Infrastructure and Emergency Powers Workshop

Infrastructure and Emergency Powers Workshop

May 12, 2017 5:30pm

Buell Hall 300S, Columbia GSAPP

 

On Friday, May 12th, 2017, the Temple Hoyne Buell Center for the Study of American Architecture hosted a workshop on "Infrastructure and Emergency Powers" as a part of its research project "Power: Infrastructure in America." As one initial line of inquiry, the Buell Center was interested in the way that infrastructural crises, often associated with economic distress and dispossession, articulate with the suspension of democratic institutions, as in the use of “emergency managers” in Flint, Detroit, and other municipalities.

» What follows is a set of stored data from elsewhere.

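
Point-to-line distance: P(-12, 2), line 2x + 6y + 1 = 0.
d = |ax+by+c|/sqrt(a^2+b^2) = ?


|2*(-12) + 6*2 + 1| = |-11| = 11
sqrt(4 + 36) = sqrt(40) = 6.3246
d = 11/sqrt(40) = 1.7393

1.7393


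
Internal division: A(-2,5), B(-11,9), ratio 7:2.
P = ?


Px = (7*(-11) + 2*(-2))/9 = -81/9 = -9.0000
Py = (7*9 + 2*5)/9 = 73/9 = 8.1111

P = (-9.0000, 8.1111)


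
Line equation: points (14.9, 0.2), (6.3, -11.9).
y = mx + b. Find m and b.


m = (-12.1)/(-8.6) = 1.4070
b = y1 - m*x1 = 0.2 - (-12.1*14.9)/(-8.6) = 0.2 - 20.9640 = -20.7640

y = 1.4070x - 20.7640


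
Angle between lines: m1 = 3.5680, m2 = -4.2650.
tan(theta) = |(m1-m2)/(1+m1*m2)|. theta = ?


m1-m2 = 7.833
1+m1*m2 = -14.21752
tan(theta) = |7.833/(-14.21752)| = 0.550940
theta = arctan(|7.833/(-14.21752)|) = 28.8521 degrees (acute angle)

28.8521 degrees


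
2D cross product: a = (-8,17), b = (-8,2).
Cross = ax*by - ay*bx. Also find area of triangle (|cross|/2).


cross = -8*2 - 17*(-8) = -16 + 136 = 120
Triangle area = |120|/2 = 120/2 = 60.0000

cross = 120, triangle area = 60.0000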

The closed-door workshop was organized to discuss key issues across disciplines, as well as intellectual and institutional strategies for studying these processes and drawing greater public attention to their implications. 

Participants included Stephen Collier (International Affairs, New School, co-editor, Limn), Molly Cunningham (PhD candidate, Anthropology, University of Chicago), Lucas Owen Kirkpatrick (Urban Sociology, Southern Methodist University), Louise Seamster (Postdoctoral Fellow, Sociology, University of Tennessee), and Jason Stanley (Philosophy, Yale University).